Walt Disney created the iconic 20th‑cartoon characters Mickey Mouse, Donald Duck and Pluto, and cast them in a series of big-screen shorts. He went on to produce groundbreaking full-length animated features such as Snow White and the Seven Dwarfs (1937) among other children’s cinema classics. In 1955, the visionary entertainment entrepreneur opened the Disneyland theme park.
When did you first hear about Walt Disney?
When I was very small, and the film Snow White and the Seven Dwarfs came out. I thought it was absolutely fabulous, and couldn’t wait for the next Disney movie to appear. I was so enthralled by his films as a child that I used to draw figures from them, and it was that which really got me started on being a cartoonist.
What kind of person was he?
First and foremost, he was a brilliant animator – and I think he had a real understanding of what fired kids’ imaginations. He was also very driven and overcame all sorts of obstacles before finding success. In addition, he was a good businessman, someone with an eye for the main chance – but, at the same time, one prepared to take risks. Snow White was his first full-length animated film. Everyone said he was crazy, and there was no appetite for a full-length big-screen cartoon, and I think he mortgaged his house to get the film finished. Of course, it turned out to be a huge success.
Disney’s other quality of real value, apart from being an innovator, was that he was able to pull together, like a director or general, a team of animators – and ensure their work reflected his overall vision.
What made Walt Disney your hero?
I was an asthmatic as a child and bedridden for much of the time, in the days before they had sophisticated drugs, so I didn’t have much chance of making it in the academic, let alone the physical world. Discovering that someone – namely Walt Disney – had carved out a career as a cartoonist was a real revelation to me, and opened up a world of possibilities in my mind. He also influenced me greatly as a cartoonist. He was a very cute cartoonist, and I’m anything but; he made the world look rosy and cute, and I don’t. But his baddies scared me out of my wits as a child, and I tried to incorporate those elements of wickedness in my drawings.
What was his finest hour?
For me, it was the period when he made his early feature films – before he went on to make his postwar live-action movies such as Mary Poppins. Despite the fact that it’s over 70 years old, I still think that Pinocchio is one of his best, if not his very best, animated films, for the quality of the drawings.

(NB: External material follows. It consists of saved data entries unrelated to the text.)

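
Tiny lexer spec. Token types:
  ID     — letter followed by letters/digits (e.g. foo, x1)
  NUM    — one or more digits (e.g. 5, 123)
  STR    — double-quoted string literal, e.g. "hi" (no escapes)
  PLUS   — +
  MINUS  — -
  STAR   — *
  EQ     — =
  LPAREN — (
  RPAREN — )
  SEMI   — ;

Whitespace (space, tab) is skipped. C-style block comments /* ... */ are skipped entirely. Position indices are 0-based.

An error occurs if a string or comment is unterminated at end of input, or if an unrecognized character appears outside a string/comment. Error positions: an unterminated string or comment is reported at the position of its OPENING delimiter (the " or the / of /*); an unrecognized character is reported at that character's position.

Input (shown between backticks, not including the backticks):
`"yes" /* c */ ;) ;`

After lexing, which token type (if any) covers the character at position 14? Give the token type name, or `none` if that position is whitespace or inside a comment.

pos=0: enter STRING mode
pos=0: emit STR "yes" (now at pos=5)
pos=6: enter COMMENT mode (saw '/*')
exit COMMENT mode (now at pos=13)
pos=14: emit SEMI ';'
pos=15: emit RPAREN ')'
pos=17: emit SEMI ';'
DONE. 4 tokens: [STR, SEMI, RPAREN, SEMI]
Position 14: char is ';' -> SEMI

Answer: SEMI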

It’s a terrific film.
Is there anything you don’t particularly admire about him?
Later on, I learnt that he was not perhaps as genial as his drawings suggested. Most of his drawings might have been very pretty, but it emerged after he died that he may have had quite controversial views. That said, a lot of these claims were hearsay, so it’s difficult to get at the truth. But I wouldn’t be an admirer of that side of him, if it was the case.
Can you see any parallels between his life and your own?
Like him, I’m lucky enough to have an ability to depict things in pictures rather than words. On the other hand, I can think of one very striking difference – he made millions and millions of dollars and I didn’t!
If you could meet Walt Disney, what would you ask him?
Much as I’m a fan of his work, I think I’d have asked him why virtually all his cartoons and characters had to be so damn cute – because it’s his scary characters that have always stuck in my mind.
Gerald Scarfe was talking to York Membery. He is one of Britain’s best-known cartoonists and illustrators, famous for his work with the rock group Pink Floyd.